The lower court judge had been swayed by the fact that virtually all of the evidence relating to liability and damages was in Canada. The Ontario Court of Appeal quite definitively stated that this was wrong, and that the motion judge did not apply the correct test for evaluating whether a forum selection clause should be given effect. The Court of Appeal confirmed the general principal that forum selection clauses should be enforced as they create certainty and security in transactions, resulting in order and fairness, which are critical components of private international law. The starting point is that parties should be held to their bargain. The parties agreed in advance to a hearing in Arizona and they must have done so fully aware of the consequences that this would have on the transportation of witnesses, evidence and/or compliance with Arizona law.
The Court of Appeal also found that the motion judge did not give sufficient weight to the fact that Expedition had also commenced a parallel action in Arizona. Expedition claimed that they had commenced the Arizona action as a precaution, in the event the Ontario Court ruled that the dispute had to be heard in Arizona. If Expedition had not filed the Arizona action and had waited for the Court’s decision, they would have missed a deadline imposed by Arizona law for the commencement of actions. Although the Arizona action could be seen as merely a “place holder”, the Court of Appeal found that instituting an action in Arizona was an act of acceptance of that court’s jurisdiction.
The Court of Appeal concluded by stating that the courts still have discretion not to enforce forum selection clauses, but only in exceptional cases.
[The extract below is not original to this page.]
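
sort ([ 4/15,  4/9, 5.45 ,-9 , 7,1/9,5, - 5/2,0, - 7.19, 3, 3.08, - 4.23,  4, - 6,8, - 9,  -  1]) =[ - 9, - 9 , - 7.19, - 6, - 4.23, -5/2,  -  1, 0,  1/9 , 4/15,4/9,3,3.08,4,  5,5.45,  7,  8]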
Examples of such cases include:
- the plaintiff was induced to agree to the clause by fraud or improper inducement;
- the contract was otherwise unenforceable;
- the court in the selected forum does not accept jurisdiction or is otherwise unable to deal with the claim;
- the claim or the circumstances that have arisen are outside of what was reasonably contemplated by the partieswhen they agreed to the clause;
- the plaintiff can no longer expect a fair trial in the selected forum clause due to subsequent events that could not have been reasonably anticipated; or
- enforcing the clause in the particular case would frustrate some clear public policy.